Progesterone vs Progestins: Why the Difference Matters for Women’s Health | Felice Gersh, MD
Why It Matters
Understanding the true difference between progesterone and progestins guides safer prescribing and empowers women to choose hormone products that align with their health goals.
Key Takeaways
- •Progestins are synthetic, not identical to natural progesterone.
- •Natural progesterone has neuroprotective, bone‑building, anti‑inflammatory effects throughout the body.
- •Progestins often derive from testosterone, causing androgenic side effects.
- •Oral contraceptives use progestins to suppress ovulation, not bioidentical progesterone.
- •Drospirenone mimics progesterone more closely but remains a synthetic progestin.
Summary
In this video, integrative OB/GYN Dr.
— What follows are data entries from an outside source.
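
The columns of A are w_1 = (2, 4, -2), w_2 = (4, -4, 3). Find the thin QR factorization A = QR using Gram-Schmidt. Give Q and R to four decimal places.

w_1 = (2, 4, -2); ‖w_1‖ = 4.8990, so q_1 = (0.4082, 0.8165, -0.4082).
q_1·w_2 = 0.4082·4 + 0.8165·(-4) + (-0.4082)·3 = -2.8577.
u_2 = w_2 + 2.8577·q_1 = (5.1667, -1.6667, 1.8333).
‖u_2‖ = 5.7300, so q_2 = (0.9017, -0.2909, 0.3200).

Q = [[0.4082, 0.9017], [0.8165, -0.2909], [-0.4082, 0.3200]], R = [[4.8990, -2.8577], [0.0000, 5.7300]]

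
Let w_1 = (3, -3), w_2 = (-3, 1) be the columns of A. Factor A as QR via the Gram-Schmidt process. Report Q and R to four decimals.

w_1 = (3, -3); ‖w_1‖ = 4.2426, so e_1 = (0.7071, -0.7071).
e_1·w_2 = 0.7071·(-3) + (-0.7071)·1 = -2.8284.
u_2 = w_2 + 2.8284·e_1 = (-1.0000, -1.0000).
‖u_2‖ = 1.4142, so e_2 = (-0.7071, -0.7071).

Q = [[0.7071, -0.7071], [-0.7071, -0.7071]], R = [[4.2426, -2.8284], [0.0000, 1.4142]]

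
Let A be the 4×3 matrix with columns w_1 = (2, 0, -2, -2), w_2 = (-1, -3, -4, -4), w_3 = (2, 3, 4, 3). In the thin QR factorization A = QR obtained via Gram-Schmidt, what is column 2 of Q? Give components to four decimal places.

q_1 = w_1/‖w_1‖ = (2, 0, -2, -2)/3.4641 = (0.5774, 0.0000, -0.5774, -0.5774).
r_{12} = q_1·w_2 = 4.0415.
u_2 = w_2 − 4.0415·q_1 = (-3.3333, -3.0000, -1.6667, -1.6667).
‖u_2‖ = 5.0662, so q_2 = (-0.6580, -0.5922, -0.3290, -0.3290).

q_2 = (-0.6580, -0.5922, -0.3290, -0.3290)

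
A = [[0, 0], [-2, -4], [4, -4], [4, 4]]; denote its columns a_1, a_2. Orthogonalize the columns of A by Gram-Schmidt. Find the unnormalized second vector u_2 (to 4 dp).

a_1 = (0, -2, 4, 4); ‖a_1‖ = 6.0000, so e_1 = (0.0000, -0.3333, 0.6667, 0.6667).
e_1·a_2 = 0.0000·0 + (-0.3333)·(-4) + 0.6667·(-4) + 0.6667·4 = 1.3333.
u_2 = a_2 − 1.3333·e_1 = (0.0000, -3.5556, -4.8889, 3.1111).

u_2 = (0.0000, -3.5556, -4.8889, 3.1111)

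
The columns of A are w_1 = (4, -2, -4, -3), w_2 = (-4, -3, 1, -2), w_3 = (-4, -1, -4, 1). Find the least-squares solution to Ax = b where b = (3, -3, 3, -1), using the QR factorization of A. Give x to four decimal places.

e_1 = w_1/‖w_1‖ = (4, -2, -4, -3)/6.7082 = (0.5963, -0.2981, -0.5963, -0.4472).
r_{12} = e_1·w_2 = -1.1926.
u_2 = w_2 + 1.1926·e_1 = (-3.2889, -3.3556, 0.2889, -2.5333).
‖u_2‖ = 5.3458, so e_2 = (-0.6152, -0.6277, 0.0540, -0.4739).
r_{13} = e_1·w_3 = -0.1491; r_{23} = e_2·w_3 = 2.3986.
u_3 = w_3 + 0.1491·e_1 − 2.3986·e_2 = (-2.4355, 0.4611, -4.2185, 2.0700).
‖u_3‖ = 5.3127, so e_3 = (-0.4584, 0.0868, -0.7940, 0.3896).
Qᵀb = (1.3416, 0.6734, -4.4074).
Back-substitute: x_3 = -4.4074/5.3127 = -0.8296.
x_2 = (0.6734 − 2.3986·(-0.8296))/5.3458 = 0.4982.
x_1 = (1.3416 + 1.1926·0.4982 + 0.1491·(-0.8296))/6.7082 = 0.2701.

x = (0.2701, 0.4982, -0.8296)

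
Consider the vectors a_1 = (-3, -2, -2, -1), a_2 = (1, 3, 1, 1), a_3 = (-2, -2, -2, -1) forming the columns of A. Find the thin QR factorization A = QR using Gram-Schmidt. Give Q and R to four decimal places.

e_1 = a_1/‖a_1‖ = (-3, -2, -2, -1)/4.2426 = (-0.7071, -0.4714, -0.4714, -0.2357).
r_{12} = e_1·a_2 = -2.8284.
u_2 = a_2 + 2.8284·e_1 = (-1.0000, 1.6667, -0.3333, 0.3333).
‖u_2‖ = 2.0000, so e_2 = (-0.5000, 0.8333, -0.1667, 0.1667).
r_{13} = e_1·a_3 = 3.5355; r_{23} = e_2·a_3 = -0.5000.
u_3 = a_3 − 3.5355·e_1 + 0.5000·e_2 = (0.2500, 0.0833, -0.4167, -0.0833).
‖u_3‖ = 0.5000, so e_3 = (0.5000, 0.1667, -0.8333, -0.1667).

Q = [[-0.7071, -0.5000, 0.5000], [-0.4714, 0.8333, 0.1667], [-0.4714, -0.1667, -0.8333], [-0.2357, 0.1667, -0.1667]], R = [[4.2426, -2.8284, 3.5355], [0.0000, 2.0000, -0.5000], [0.0000, 0.0000, 0.5000]]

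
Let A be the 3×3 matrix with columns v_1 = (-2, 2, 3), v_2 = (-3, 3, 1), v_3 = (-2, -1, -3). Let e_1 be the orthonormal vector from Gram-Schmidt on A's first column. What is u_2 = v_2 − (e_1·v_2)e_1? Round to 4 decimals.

v_1 = (-2, 2, 3); ‖v_1‖ = 4.1231, so e_1 = (-0.4851, 0.4851, 0.7276).
e_1·v_2 = (-0.4851)·(-3) + 0.4851·3 + 0.7276·1 = 3.6380.
u_2 = v_2 − 3.6380·e_1 = (-1.2353, 1.2353, -1.6471).

u_2 = (-1.2353, 1.2353, -1.6471)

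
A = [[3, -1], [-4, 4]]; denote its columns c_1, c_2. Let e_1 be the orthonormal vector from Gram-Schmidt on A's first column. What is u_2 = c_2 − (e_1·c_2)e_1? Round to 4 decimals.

u_2 = (1.2800, 0.9600)

e_1 = c_1/‖c_1‖ = (3, -4)/5.0000 = (0.6000, -0.8000).
r_{12} = e_1·c_2 = -3.8000.
u_2 = c_2 + 3.8000·e_1 = (1.2800, 0.9600).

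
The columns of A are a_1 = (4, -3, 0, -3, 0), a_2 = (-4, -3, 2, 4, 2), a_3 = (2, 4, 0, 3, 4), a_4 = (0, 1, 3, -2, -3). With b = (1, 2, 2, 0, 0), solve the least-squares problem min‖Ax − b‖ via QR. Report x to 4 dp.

a_1 = (4, -3, 0, -3, 0); ‖a_1‖ = 5.8310, so e_1 = (0.6860, -0.5145, 0.0000, -0.5145, 0.0000).
e_1·a_2 = 0.6860·(-4) + (-0.5145)·(-3) + 0.0000·2 + (-0.5145)·4 + 0.0000·2 = -3.2585.
u_2 = a_2 + 3.2585·e_1 = (-1.7647, -4.6765, 2.0000, 2.3235, 2.0000).
‖u_2‖ = 6.1953, so e_2 = (-0.2848, -0.7548, 0.3228, 0.3750, 0.3228).
e_1·a_3 = 0.6860·2 + (-0.5145)·4 + 0.0000·0 + (-0.5145)·3 + 0.0000·4 = -2.2295; e_2·a_3 = (-0.2848)·2 + (-0.7548)·4 + 0.3228·0 + 0.3750·3 + 0.3228·4 = -1.1726.
u_3 = a_3 + 2.2295·e_1 + 1.1726·e_2 = (3.1954, 1.9678, 0.3785, 2.2927, 4.3785).
‖u_3‖ = 6.2173, so e_3 = (0.5140, 0.3165, 0.0609, 0.3688, 0.7043).
e_1·a_4 = 0.6860·0 + (-0.5145)·1 + 0.0000·3 + (-0.5145)·(-2) + 0.0000·(-3) = 0.5145; e_2·a_4 = (-0.2848)·0 + (-0.7548)·1 + 0.3228·3 + 0.3750·(-2) + 0.3228·(-3) = -1.5049; e_3·a_4 = 0.5140·0 + 0.3165·1 + 0.0609·3 + 0.3688·(-2) + 0.7043·(-3) = -2.3511.
u_4 = a_4 − 0.5145·e_1 + 1.5049·e_2 + 2.3511·e_3 = (0.4268, 0.8729, 3.6290, -0.3039, -0.8584).
‖u_4‖ = 3.8656, so e_4 = (0.1104, 0.2258, 0.9388, -0.0786, -0.2221).
Qᵀb = (-0.3430, -1.1489, 1.2687, 2.4396).
Back-substitute: x_4 = 2.4396/3.8656 = 0.6311.
x_3 = (1.2687 + 2.3511·0.6311)/6.2173 = 0.4427.
x_2 = (-1.1489 + 1.1726·0.4427 + 1.5049·0.6311)/6.1953 = 0.0517.
x_1 = (-0.3430 + 3.2585·0.0517 + 2.2295·0.4427 − 0.5145·0.6311)/5.8310 = 0.0836.

x = (0.0836, 0.0517, 0.4427, 0.6311)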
Felice Gersh clarifies the often‑confused distinction between progesterone—the body’s native hormone—and progestins, the synthetic compounds marketed in contraceptives and hormone‑therapy products.
She explains that progesterone is a single, neurosteroid produced by the ovaries, adrenal glands and brain, whereas progestins belong to the broader progestogen class and act as endocrine disruptors that interfere with natural hormone pathways. Progestins are manufactured from testosterone or spironolactone derivatives and are the active agents in combined oral contraceptives, IUDs, menopausal therapy, and bleeding‑control regimens. Natural progesterone cannot be used in oral birth‑control pills because its short half‑life and extensive hepatic metabolism would require impractically high, sedating doses.
Gersh uses a strawberry‑flavored jelly bean analogy to illustrate that a progestin may look like progesterone but lacks its benefits and carries unique risks. She notes that most progestins, such as levonorgestrel, stem from 19‑nortestosterone and can cause androgenic side effects, while drospirenone, derived from spironolactone, more closely mimics progesterone’s profile but still differs. By contrast, bioidentical progesterone supports bone formation, neuroprotection, anti‑inflammatory pathways, and may down‑regulate estrogen receptors in breast tissue.
The distinction matters for clinicians prescribing contraception or menopausal therapy and for patients evaluating safety and efficacy. Mislabeling progestins as “progesterone” can lead to unexpected side effects, suboptimal bone or brain health outcomes, and confusion over drug mechanisms, underscoring the need for precise terminology in women’s health.